Third thing, I think you've let him get away with this too long. He's a guy. There might not be anything bad or some underlying issue about spending time in the shed. He might just like it. Guys like that sort of thing. And he might be oblivious of how much it upsets you. You really need to let him know. Don't cut him off completely, but just tell him it would be nice if he would come to bed when you do every once in a while and things like that.


----------



## Corpuswife (Apr 24, 2009)

Go to the shed. Tell him how you feel. Ask him if he wants to be married? Ask him if he's satified with the marriage. Ask him if he wants to work on a better marriage.


----------



## koala49 (Jul 21, 2009)

I have asked him if he is happy many times and I get the same reply that yes all is well, I have said things about how much he is in his shed and his argument is that he doesnt like television and there is nothing to do upstairs and he has to keep busy. I understand that he is someone who likes to keep himself occupied but he never suggests going out for dinner or going anywhere else, the only place he has asked me to go for ages is YOU GUESSED IT the bike show, now I dont mind bikes, but when I see his all the time I am damned if I want to go and look at a thousand more, so I didnt go. Recently I went out with a friend to a Football club on a Friday night and he seemed a little upset about that, then when I mentioned that a friend and I are planning on going on a cruise next year well that was it, the next time I suggested going out with him he said Oh really, you want to be seen in public with me. What that was for I have no idea. When we go out for dinner its always my idea, last night I asked him to go to the club because a country singer he likes was playing there.

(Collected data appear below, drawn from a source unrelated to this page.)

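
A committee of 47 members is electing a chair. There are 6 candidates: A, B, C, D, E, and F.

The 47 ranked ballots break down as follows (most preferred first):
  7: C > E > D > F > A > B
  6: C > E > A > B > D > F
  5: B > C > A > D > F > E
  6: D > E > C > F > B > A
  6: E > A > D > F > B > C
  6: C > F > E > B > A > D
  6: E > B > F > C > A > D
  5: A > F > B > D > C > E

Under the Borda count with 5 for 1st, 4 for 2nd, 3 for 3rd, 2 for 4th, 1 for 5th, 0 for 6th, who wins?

E

A: 7×1 + 6×3 + 5×3 + 6×0 + 6×4 + 6×1 + 6×1 + 5×5 = 101
B: 7×0 + 6×2 + 5×5 + 6×1 + 6×1 + 6×2 + 6×4 + 5×3 = 100
C: 7×5 + 6×5 + 5×4 + 6×3 + 6×0 + 6×5 + 6×2 + 5×1 = 150
D: 7×3 + 6×1 + 5×2 + 6×5 + 6×3 + 6×0 + 6×0 + 5×2 = 95
E: 7×4 + 6×4 + 5×0 + 6×4 + 6×5 + 6×3 + 6×5 + 5×0 = 154
F: 7×2 + 6×0 + 5×1 + 6×2 + 6×2 + 6×4 + 6×3 + 5×4 = 105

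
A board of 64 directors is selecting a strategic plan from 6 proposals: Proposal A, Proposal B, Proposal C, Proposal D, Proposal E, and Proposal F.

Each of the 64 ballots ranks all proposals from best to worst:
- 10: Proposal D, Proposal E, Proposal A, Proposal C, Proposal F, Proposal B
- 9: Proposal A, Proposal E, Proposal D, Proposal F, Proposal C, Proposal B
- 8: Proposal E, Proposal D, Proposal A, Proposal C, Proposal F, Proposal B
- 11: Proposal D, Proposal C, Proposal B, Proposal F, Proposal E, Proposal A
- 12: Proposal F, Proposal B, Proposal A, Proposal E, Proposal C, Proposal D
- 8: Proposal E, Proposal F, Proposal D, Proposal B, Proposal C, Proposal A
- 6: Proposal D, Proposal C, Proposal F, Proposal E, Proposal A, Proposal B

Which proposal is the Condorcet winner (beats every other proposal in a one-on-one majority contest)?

Proposal E vs Proposal A: 43–21
Proposal E vs Proposal B: 41–23
Proposal E vs Proposal C: 47–17
Proposal E vs Proposal D: 37–27
Proposal E vs Proposal F: 35–29
Proposal E beats every other proposal.

Proposal E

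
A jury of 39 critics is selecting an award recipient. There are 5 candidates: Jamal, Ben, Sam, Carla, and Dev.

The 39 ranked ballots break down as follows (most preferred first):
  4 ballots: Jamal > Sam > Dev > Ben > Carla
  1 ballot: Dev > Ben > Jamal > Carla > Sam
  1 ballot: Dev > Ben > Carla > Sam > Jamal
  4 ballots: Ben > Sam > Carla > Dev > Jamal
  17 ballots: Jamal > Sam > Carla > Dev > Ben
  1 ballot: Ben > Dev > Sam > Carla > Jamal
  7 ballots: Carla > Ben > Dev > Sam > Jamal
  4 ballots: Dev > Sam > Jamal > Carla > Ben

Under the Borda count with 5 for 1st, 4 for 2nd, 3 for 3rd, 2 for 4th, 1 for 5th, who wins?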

When I go out I really like to look my best and make an effort to do my hair and make up, and I think I look pretty good, he makes no effort whatsoever, dirty shoes and leaves his work clothes on which is a pair of jeans and a jumper, its like he just doesnt care


----------



## Corpuswife (Apr 24, 2009)

Go to the shed. Tell him how you feel. Tell him what you want in the marriage. A good way to communicate with him is using I statement..."I feel____, when you stay in the shed all of the time." This will keep him from being defensive.

You have to broach this subject again and make it clear. Don't give him a speech and try to listen to him.


----------